Она свалила все на болезнь Вильгельма, потрясения позапрошлой ночи отозвались на его организме, а везти его в этом положении было бы крайней опрометчивостью с ее стороны.
— А как же Самуил? — попробовал возразить барон.
— О! Я уже не боюсь его теперь, — ответила Христина, покачав головою.
— Что же, ты виделась с ним опять?
— Вы верите моему слову, батюшка, не правда ли?
— Разумеется, Христина.
— Ну так верьте мне, что с этой стороны мне совсем не грозит опасность.
Барон объяснил себе странный тон, каким Христина произнесла эти слова, тем потрясением, которое должны были произвести такие события, как отъезд Юлиуса и болезнь Вильгельма. Однако, его все-таки беспокоило то обстоятельство, что Христина останется одна в этом уединенном замке. Но Христина наотрез отказалась ехать в Берлин. Она не допускала и мысли жить вместе с отцом Юлиуса. Ей казалось, что глаза отца обнаружат в конце концов у нее на лбу и на губах позорные поцелуи того негодяя, который торговал жизнью ее ребенка.
Ей надо было одно: уединение. Она, как Гретхен, хотела бы быть одинокою и жить где-нибудь в хижине, вдали от всех.
Барон, видя, что он не в состоянии уговорить Христину, вынужден был уехать один. Перед отъездом он предложил прислать к ней маленького племянника Лотарио.
— Куда мне еще ребенка! — воскликнула она. — Нет, пускай он останется у вас.

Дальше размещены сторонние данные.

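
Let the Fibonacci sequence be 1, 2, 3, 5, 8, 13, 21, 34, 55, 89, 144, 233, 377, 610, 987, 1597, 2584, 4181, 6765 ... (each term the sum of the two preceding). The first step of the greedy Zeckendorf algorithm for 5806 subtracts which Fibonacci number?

4181 ≤ 5806 < 6765, so the largest Fibonacci number not exceeding 5806 is 4181.

4181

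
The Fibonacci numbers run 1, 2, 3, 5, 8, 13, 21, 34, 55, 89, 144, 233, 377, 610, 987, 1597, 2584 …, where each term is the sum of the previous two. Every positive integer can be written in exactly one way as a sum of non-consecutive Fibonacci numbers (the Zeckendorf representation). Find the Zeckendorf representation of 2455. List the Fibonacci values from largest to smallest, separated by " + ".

1597 + 610 + 233 + 13 + 2

largest Fibonacci ≤ 2455 is 1597; 2455 − 1597 = 858
largest Fibonacci ≤ 858 is 610; 858 − 610 = 248
largest Fibonacci ≤ 248 is 233; 248 − 233 = 15
largest Fibonacci ≤ 15 is 13; 15 − 13 = 2
largest Fibonacci ≤ 2 is 2; 2 − 2 = 0
So 2455 = 1597 + 610 + 233 + 13 + 2, with no two terms consecutive in the sequence.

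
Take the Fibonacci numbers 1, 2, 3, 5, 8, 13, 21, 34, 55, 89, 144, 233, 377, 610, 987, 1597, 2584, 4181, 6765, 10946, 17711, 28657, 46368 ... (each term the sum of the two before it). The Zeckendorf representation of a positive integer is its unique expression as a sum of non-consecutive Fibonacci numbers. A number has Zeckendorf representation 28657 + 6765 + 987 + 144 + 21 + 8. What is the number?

36582

28657 + 6765 + 987 + 144 + 21 + 8 = 36582.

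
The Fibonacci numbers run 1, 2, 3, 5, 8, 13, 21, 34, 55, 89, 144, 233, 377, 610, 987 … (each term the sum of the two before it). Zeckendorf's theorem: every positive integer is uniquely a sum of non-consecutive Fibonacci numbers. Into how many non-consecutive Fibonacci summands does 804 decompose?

610 ≤ 804 < 987, so take 610; remainder 194
144 ≤ 194 < 233, so take 144; remainder 50
34 ≤ 50 < 55, so take 34; remainder 16
13 ≤ 16 < 21, so take 13; remainder 3
3 ≤ 3 < 5, so take 3; remainder 0
804 = 610 + 144 + 34 + 13 + 3, which has 5 terms.

5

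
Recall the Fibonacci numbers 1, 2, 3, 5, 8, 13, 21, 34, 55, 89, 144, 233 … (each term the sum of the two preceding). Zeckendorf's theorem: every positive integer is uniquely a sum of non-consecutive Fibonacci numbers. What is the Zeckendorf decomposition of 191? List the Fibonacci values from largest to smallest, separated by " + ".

144 + 34 + 13

largest Fibonacci ≤ 191 is 144; 191 − 144 = 47
largest Fibonacci ≤ 47 is 34; 47 − 34 = 13
largest Fibonacci ≤ 13 is 13; 13 − 13 = 0
So 191 = 144 + 34 + 13, with no two terms consecutive in the sequence.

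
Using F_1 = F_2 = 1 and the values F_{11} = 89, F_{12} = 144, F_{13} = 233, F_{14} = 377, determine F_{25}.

75025

By the addition formula F_{m+n} = F_m F_{n+1} + F_{m−1} F_n with m=14, n=11: F_{25} = 377·144 + 233·89 = 54288 + 20737 = 75025.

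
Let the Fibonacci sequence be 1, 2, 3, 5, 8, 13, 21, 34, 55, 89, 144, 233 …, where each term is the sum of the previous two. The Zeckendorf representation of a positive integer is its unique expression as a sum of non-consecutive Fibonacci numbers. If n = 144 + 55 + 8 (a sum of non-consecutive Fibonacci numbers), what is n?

207

144 + 55 + 8 = 207.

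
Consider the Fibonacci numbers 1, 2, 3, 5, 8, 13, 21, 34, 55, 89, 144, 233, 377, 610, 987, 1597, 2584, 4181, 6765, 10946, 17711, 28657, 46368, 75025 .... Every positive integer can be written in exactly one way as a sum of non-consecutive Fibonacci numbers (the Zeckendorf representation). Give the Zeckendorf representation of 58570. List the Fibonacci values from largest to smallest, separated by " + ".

subtract 46368 from 58570: 12202 remains
subtract 10946 from 12202: 1256 remains
subtract 987 from 1256: 269 remains
subtract 233 from 269: 36 remains
subtract 34 from 36: 2 remains
subtract 2 from 2: 0 remains
So 58570 = 46368 + 10946 + 987 + 233 + 34 + 2, with no two terms consecutive in the sequence.

46368 + 10946 + 987 + 233 + 34 + 2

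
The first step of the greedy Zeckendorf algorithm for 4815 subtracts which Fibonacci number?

4181 ≤ 4815 < 6765, so the largest Fibonacci number not exceeding 4815 is 4181.

4181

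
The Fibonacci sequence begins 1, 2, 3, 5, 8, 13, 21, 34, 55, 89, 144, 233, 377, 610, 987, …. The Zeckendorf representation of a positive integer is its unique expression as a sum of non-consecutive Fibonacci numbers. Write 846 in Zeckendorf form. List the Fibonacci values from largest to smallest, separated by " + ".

610 + 233 + 3

Repeatedly subtract the largest Fibonacci number that fits:
largest Fibonacci ≤ 846 is 610; 846 − 610 = 236
largest Fibonacci ≤ 236 is 233; 236 − 233 = 3
largest Fibonacci ≤ 3 is 3; 3 − 3 = 0
So 846 = 610 + 233 + 3, with no two terms consecutive in the sequence.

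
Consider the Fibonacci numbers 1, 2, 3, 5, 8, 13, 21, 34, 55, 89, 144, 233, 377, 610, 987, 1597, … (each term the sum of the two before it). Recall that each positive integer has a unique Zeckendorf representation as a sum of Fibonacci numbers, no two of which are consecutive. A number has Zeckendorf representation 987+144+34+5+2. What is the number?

987+144+34+5+2 = 1172.

1172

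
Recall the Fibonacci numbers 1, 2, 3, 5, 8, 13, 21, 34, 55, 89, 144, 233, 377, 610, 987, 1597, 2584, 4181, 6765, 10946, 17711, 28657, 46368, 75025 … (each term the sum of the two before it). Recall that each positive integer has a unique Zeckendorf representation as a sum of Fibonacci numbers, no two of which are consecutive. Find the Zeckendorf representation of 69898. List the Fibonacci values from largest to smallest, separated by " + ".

46368 ≤ 69898 < 75025, so take 46368; remainder 23530
17711 ≤ 23530 < 28657, so take 17711; remainder 5819
4181 ≤ 5819 < 6765, so take 4181; remainder 1638
1597 ≤ 1638 < 2584, so take 1597; remainder 41
34 ≤ 41 < 55, so take 34; remainder 7
5 ≤ 7 < 8, so take 5; remainder 2
2 ≤ 2 < 3, so take 2; remainder 0
So 69898 = 46368 + 17711 + 4181 + 1597 + 34 + 5 + 2, with no two terms consecutive in the sequence.

46368 + 17711 + 4181 + 1597 + 34 + 5 + 2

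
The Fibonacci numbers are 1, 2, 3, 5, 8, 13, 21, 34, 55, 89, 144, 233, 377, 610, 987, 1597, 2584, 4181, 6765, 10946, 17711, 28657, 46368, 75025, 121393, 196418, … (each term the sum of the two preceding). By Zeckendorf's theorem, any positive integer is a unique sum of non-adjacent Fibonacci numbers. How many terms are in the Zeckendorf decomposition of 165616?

Greedy algorithm:
121393 ≤ 165616 < 196418, so take 121393; remainder 44223
28657 ≤ 44223 < 46368, so take 28657; remainder 15566
10946 ≤ 15566 < 17711, so take 10946; remainder 4620
4181 ≤ 4620 < 6765, so take 4181; remainder 439
377 ≤ 439 < 610, so take 377; remainder 62
55 ≤ 62 < 89, so take 55; remainder 7
5 ≤ 7 < 8, so take 5; remainder 2
2 ≤ 2 < 3, so take 2; remainder 0
165616 = 121393 + 28657 + 10946 + 4181 + 377 + 55 + 5 + 2, which has 8 terms.

8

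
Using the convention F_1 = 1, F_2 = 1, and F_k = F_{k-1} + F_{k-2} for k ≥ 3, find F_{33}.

3524578

Iterating the recurrence up to F_{27} = 196418 and F_{26} = 121393:
F_{28} = F_{27} + F_{26} = 196418 + 121393 = 317811
F_{29} = F_{28} + F_{27} = 317811 + 196418 = 514229
F_{30} = F_{29} + F_{28} = 514229 + 317811 = 832040
F_{31} = F_{30} + F_{29} = 832040 + 514229 = 1346269
F_{32} = F_{31} + F_{30} = 1346269 + 832040 = 2178309
F_{33} = F_{32} + F_{31} = 2178309 + 1346269 = 3524578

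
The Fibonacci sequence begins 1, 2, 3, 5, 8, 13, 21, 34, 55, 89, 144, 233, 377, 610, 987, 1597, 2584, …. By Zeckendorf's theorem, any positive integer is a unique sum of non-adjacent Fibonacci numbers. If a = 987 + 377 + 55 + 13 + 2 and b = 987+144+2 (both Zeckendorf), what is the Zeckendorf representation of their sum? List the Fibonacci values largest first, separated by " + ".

1597 + 610 + 233 + 89 + 34 + 3 + 1

The two numbers are 1434 and 1133, so their sum is 2567.
2567 − 1597 = 970
970 − 610 = 360
360 − 233 = 127
127 − 89 = 38
38 − 34 = 4
4 − 3 = 1
1 − 1 = 0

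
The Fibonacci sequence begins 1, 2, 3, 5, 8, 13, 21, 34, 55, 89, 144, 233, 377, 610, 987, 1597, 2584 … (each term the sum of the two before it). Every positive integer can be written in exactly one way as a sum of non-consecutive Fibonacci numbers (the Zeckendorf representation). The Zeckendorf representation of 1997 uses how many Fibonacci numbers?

take 1597 (≤ 1997); 1997 − 1597 = 400
take 377 (≤ 400); 400 − 377 = 23
take 21 (≤ 23); 23 − 21 = 2
take 2 (≤ 2); 2 − 2 = 0
1997 = 1597 + 377 + 21 + 2, which has 4 terms.

4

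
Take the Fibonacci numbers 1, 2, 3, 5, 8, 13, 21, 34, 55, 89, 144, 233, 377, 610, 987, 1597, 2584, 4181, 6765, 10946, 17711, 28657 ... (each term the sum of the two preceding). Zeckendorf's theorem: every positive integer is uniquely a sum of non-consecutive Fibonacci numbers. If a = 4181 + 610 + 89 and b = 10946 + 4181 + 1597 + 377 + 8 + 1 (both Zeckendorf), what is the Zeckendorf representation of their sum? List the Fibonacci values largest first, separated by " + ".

The two numbers are 4880 and 17110, so their sum is 21990.
take 17711 (≤ 21990); 21990 − 17711 = 4279
take 4181 (≤ 4279); 4279 − 4181 = 98
take 89 (≤ 98); 98 − 89 = 9
take 8 (≤ 9); 9 − 8 = 1
take 1 (≤ 1); 1 − 1 = 0

17711 + 4181 + 89 + 8 + 1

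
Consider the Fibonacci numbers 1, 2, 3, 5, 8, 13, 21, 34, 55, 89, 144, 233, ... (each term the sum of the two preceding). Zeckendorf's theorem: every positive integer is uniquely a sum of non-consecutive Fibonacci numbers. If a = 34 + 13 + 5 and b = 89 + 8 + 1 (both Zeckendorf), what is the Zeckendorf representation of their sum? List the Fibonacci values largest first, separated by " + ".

The two numbers are 52 and 98, so their sum is 150.
Greedy algorithm:
150 − 144 = 6
6 − 5 = 1
1 − 1 = 0

144 + 5 + 1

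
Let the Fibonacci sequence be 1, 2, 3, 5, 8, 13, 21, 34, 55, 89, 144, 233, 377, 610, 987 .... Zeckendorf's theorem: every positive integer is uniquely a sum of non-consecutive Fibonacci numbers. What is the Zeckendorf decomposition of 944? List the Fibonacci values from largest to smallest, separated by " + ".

610 + 233 + 89 + 8 + 3 + 1

Greedily peel off the largest Fibonacci term at each step:
take 610 (≤ 944); 944 − 610 = 334
take 233 (≤ 334); 334 − 233 = 101
take 89 (≤ 101); 101 − 89 = 12
take 8 (≤ 12); 12 − 8 = 4
take 3 (≤ 4); 4 − 3 = 1
take 1 (≤ 1); 1 − 1 = 0
So 944 = 610 + 233 + 89 + 8 + 3 + 1, with no two terms consecutive in the sequence.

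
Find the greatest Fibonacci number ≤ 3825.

2584 ≤ 3825 < 4181, so the largest Fibonacci number not exceeding 3825 is 2584.

2584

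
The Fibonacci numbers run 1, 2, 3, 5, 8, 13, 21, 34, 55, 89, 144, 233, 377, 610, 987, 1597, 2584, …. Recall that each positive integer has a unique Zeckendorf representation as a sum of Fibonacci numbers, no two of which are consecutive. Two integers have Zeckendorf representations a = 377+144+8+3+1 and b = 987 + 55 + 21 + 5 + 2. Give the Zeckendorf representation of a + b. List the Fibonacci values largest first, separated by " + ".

1597 + 5 + 1

The two numbers are 533 and 1070, so their sum is 1603.
Greedy algorithm:
1603: greatest Fibonacci not exceeding it is 1597, leaving 6
6: greatest Fibonacci not exceeding it is 5, leaving 1
1: greatest Fibonacci not exceeding it is 1, leaving 0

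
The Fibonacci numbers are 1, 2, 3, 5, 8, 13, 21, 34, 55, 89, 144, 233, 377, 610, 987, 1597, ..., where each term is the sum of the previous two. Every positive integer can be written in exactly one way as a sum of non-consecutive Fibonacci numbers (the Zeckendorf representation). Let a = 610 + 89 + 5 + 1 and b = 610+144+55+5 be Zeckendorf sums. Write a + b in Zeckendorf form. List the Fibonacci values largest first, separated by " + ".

987 + 377 + 144 + 8 + 3

The two numbers are 705 and 814, so their sum is 1519.
take 987 (≤ 1519); 1519 − 987 = 532
take 377 (≤ 532); 532 − 377 = 155
take 144 (≤ 155); 155 − 144 = 11
take 8 (≤ 11); 11 − 8 = 3
take 3 (≤ 3); 3 − 3 = 0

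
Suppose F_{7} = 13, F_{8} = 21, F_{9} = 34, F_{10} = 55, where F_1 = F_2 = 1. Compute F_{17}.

By the addition formula F_{m+n} = F_m F_{n+1} + F_{m−1} F_n with m=8, n=9: F_{17} = 21·55 + 13·34 = 1155 + 442 = 1597.

1597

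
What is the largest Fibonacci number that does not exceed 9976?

6765 ≤ 9976 < 10946, so the largest Fibonacci number not exceeding 9976 is 6765.

6765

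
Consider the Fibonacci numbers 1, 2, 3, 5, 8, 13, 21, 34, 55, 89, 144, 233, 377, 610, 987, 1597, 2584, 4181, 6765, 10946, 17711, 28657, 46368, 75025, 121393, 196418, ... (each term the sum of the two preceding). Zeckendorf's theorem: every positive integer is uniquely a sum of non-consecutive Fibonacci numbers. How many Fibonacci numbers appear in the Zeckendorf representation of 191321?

191321: greatest Fibonacci not exceeding it is 121393, leaving 69928
69928: greatest Fibonacci not exceeding it is 46368, leaving 23560
23560: greatest Fibonacci not exceeding it is 17711, leaving 5849
5849: greatest Fibonacci not exceeding it is 4181, leaving 1668
1668: greatest Fibonacci not exceeding it is 1597, leaving 71
71: greatest Fibonacci not exceeding it is 55, leaving 16
16: greatest Fibonacci not exceeding it is 13, leaving 3
3: greatest Fibonacci not exceeding it is 3, leaving 0
191321 = 121393 + 46368 + 17711 + 4181 + 1597 + 55 + 13 + 3, which has 8 terms.

8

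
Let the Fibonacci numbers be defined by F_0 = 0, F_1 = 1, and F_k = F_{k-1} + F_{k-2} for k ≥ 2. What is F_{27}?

Iterating the recurrence up to F_{19} = 4181 and F_{18} = 2584:
F_{20} = F_{19} + F_{18} = 4181 + 2584 = 6765
F_{21} = F_{20} + F_{19} = 6765 + 4181 = 10946
F_{22} = F_{21} + F_{20} = 10946 + 6765 = 17711
F_{23} = F_{22} + F_{21} = 17711 + 10946 = 28657
F_{24} = F_{23} + F_{22} = 28657 + 17711 = 46368
F_{25} = F_{24} + F_{23} = 46368 + 28657 = 75025
F_{26} = F_{25} + F_{24} = 75025 + 46368 = 121393
F_{27} = F_{26} + F_{25} = 121393 + 75025 = 196418

196418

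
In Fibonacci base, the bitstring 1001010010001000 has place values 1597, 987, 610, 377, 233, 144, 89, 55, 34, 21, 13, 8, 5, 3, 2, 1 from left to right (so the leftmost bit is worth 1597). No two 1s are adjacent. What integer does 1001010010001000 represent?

2157

Summing the place values of the 1 bits: 1597 + 377 + 144 + 34 + 5 = 2157.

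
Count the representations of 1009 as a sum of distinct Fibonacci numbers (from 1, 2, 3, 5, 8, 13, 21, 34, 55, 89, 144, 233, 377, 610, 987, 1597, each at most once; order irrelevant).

1009 = 987+21+1 = 987+13+8+1 = 610+377+21+1 = … (11 more), for 14 in all.

14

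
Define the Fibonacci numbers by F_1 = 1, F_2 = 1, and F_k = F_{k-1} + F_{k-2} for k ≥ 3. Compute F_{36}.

14930352

Iterating the recurrence up to F_{30} = 832040 and F_{29} = 514229:
F_{31} = F_{30} + F_{29} = 832040 + 514229 = 1346269
F_{32} = F_{31} + F_{30} = 1346269 + 832040 = 2178309
F_{33} = F_{32} + F_{31} = 2178309 + 1346269 = 3524578
F_{34} = F_{33} + F_{32} = 3524578 + 2178309 = 5702887
F_{35} = F_{34} + F_{33} = 5702887 + 3524578 = 9227465
F_{36} = F_{35} + F_{34} = 9227465 + 5702887 = 14930352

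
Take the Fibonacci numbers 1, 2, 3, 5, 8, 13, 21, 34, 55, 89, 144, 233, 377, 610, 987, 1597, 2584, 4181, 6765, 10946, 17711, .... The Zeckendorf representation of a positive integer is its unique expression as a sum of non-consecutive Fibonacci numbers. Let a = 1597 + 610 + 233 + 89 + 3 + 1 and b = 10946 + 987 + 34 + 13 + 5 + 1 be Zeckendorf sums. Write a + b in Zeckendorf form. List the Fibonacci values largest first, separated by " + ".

The two numbers are 2533 and 11986, so their sum is 14519.
subtract 10946 from 14519: 3573 remains
subtract 2584 from 3573: 989 remains
subtract 987 from 989: 2 remains
subtract 2 from 2: 0 remains

10946 + 2584 + 987 + 2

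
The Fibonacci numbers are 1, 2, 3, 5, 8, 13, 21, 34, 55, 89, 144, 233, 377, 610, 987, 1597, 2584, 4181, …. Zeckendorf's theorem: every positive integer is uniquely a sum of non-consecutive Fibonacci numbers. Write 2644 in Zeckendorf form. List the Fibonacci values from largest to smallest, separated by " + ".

2584 + 55 + 5

take 2584 (≤ 2644); 2644 − 2584 = 60
take 55 (≤ 60); 60 − 55 = 5
take 5 (≤ 5); 5 − 5 = 0
So 2644 = 2584 + 55 + 5, with no two terms consecutive in the sequence.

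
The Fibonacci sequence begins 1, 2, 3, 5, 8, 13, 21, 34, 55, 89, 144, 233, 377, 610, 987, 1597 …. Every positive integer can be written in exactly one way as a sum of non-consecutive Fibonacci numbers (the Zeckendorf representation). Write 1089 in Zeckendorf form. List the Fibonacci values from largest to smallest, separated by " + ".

largest Fibonacci ≤ 1089 is 987; 1089 − 987 = 102
largest Fibonacci ≤ 102 is 89; 102 − 89 = 13
largest Fibonacci ≤ 13 is 13; 13 − 13 = 0
So 1089 = 987 + 89 + 13, with no two terms consecutive in the sequence.

987 + 89 + 13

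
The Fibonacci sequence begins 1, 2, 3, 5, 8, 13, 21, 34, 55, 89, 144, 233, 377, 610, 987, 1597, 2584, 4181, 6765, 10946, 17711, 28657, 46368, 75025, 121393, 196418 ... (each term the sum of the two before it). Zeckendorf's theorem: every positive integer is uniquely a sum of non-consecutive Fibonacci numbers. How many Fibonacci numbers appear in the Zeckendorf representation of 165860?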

С детьми только горе. И один стоит жизни.
— Ты прежде так его любила!
— Да, я слишком любила детей. И в этом мое несчастье.
И эти слова барон также приписал страху женщины и матери. Очевидно, эти потрясения отразились даже на умственных способностях Христины. Но за время отсутствия ее мужа она оправится, и мысли ее успокоятся вместе с окончательным выздоровлением ребенка.
И барон уехал с надеждою, что все обойдется. Христина попросила его только пригласить из Берлина доктора жить в замке. По счастью, барон был знаком с одним знаменитым детским доктором, старичком, который давно собирался удалиться на покой, и такое место было ему как нельзя более подходящим. А пока, до его приезда, остался доктор из Неккарштейнаха.
Когда все устроилось таким образом, и барон вернулся в Берлин, Христина утешилась тем, что теперь она, оставшись одна, может хоть наплакаться вволю. Целый месяц она провела между молитвенным ковриком и колыбелькой Вильгельма.